Earlier in the year, Elijah Wood starred in a small little thriller called “Grand Piano,” in which he is a retired pianist listening to a man on an earpiece who is threatening his life if he gets any note wrong during his comeback concert. A film that premiered at SXSW this year is yet another indie Elijah Wood thriller called “Open Windows,” something that, when I first saw it, I found both more engaging and far superior to “Grand Piano.” This movie is about Nick Chambers, the owner of a fan website for Jill Goddard, the IT girl of Hollywood at the moment, who is rejected by said actress out of a dinner date that he won through a promotional campaign for her new film. In a flash, Nick is encountered by Chord, a man who at first says he is Jill’s publicist, who helps Nick hack into Jill’s electronic devices. Pretty soon, Nick realizes that Chord is really using Nick to merely hunt down and possibly kill Jill. Starring alongside Wood is porn star Sasha Grey, who might be best known outside of the porn industry for her work in Steven Soderbergh’s “The Girlfriend Experience.”
This is a movie that is unique in the way it’s presented, as the entire film is told from the perspective of Nick Chambers’ computer monitor. Honestly, though, that’s the biggest compliment I can give the film. Despite some solid work from Elijah Wood and Sasha Grey, “Open Windows” doesn’t go anywhere unique or interesting enough for me to actually care about what’s going on. I actually saw this film all the way back in March when I got sent a downloadable screener of the film for its premiere at SXSW, and I actually enjoyed it a lot back then. In fact, I at the time thought it was smarter and a lot better than “Grand Piano.” I figured I’d rewatch it again for the sake of writing the most accurate review possible, and boy was this a letdown on the second viewing.
The direction itself from director Nacho Vigalondo wasn’t that bad, as the performances from the two leads weren’t bad and there was a decent amount of suspense and mystery present throughout the film’s 100 minute duration.
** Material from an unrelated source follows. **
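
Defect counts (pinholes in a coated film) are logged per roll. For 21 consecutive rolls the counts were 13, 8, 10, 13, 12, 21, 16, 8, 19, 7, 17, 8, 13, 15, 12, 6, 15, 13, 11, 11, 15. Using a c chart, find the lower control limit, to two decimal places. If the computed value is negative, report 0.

1.91

c̄ = (13 + 8 + 10 + 13 + 12 + 21 + 16 + 8 + 19 + 7 + 17 + 8 + 13 + 15 + 12 + 6 + 15 + 13 + 11 + 11 + 15) / 21 = 263 / 21 = 12.5238
LCL = c̄ − 3√c̄ = 12.5238 − 3 × 3.5389 = 1.9071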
However, it’s the script that drove down the film in quality. Not only are some of the lines written poorly and the villain is terribly written, but there is a random subplot with this French organization talking to Nick while he’s talking with Chord thinking that Nick is Chord. I think it would have been more interesting as a viewer to have had all of my time focused on Nick talking to only Chord, and maybe writing a spin-off story for these other characters as they didn’t impact the story whatsoever. Not to mention, there are several twists that are in the movie that make absolutely no sense and just show that Vigalondo was trying to put in as many ideas as he could without giving the film the proper amount of time and the proper narrative to explore all of these characteristics.
Overall, “Open Windows” is purely a mixed bag for this critic. Despite a unique concept, some solid performances, and decent direction, there is just too much going on and too many things that bring the film down to just an average level. If this film had explained why the villain is doing what he’s doing, or maybe even diving deeper into his background and psychosis, then maybe the film would have elevated in quality. Not to mention, if the twists had been further explained and were more plausible in the overall outcome of the film then I think the film would have connected more with me as a viewer. “Open Windows” has a really interesting story and a clever storytelling technique, but that doesn’t take away from the fact that this really isn’t that great of a film in the long run.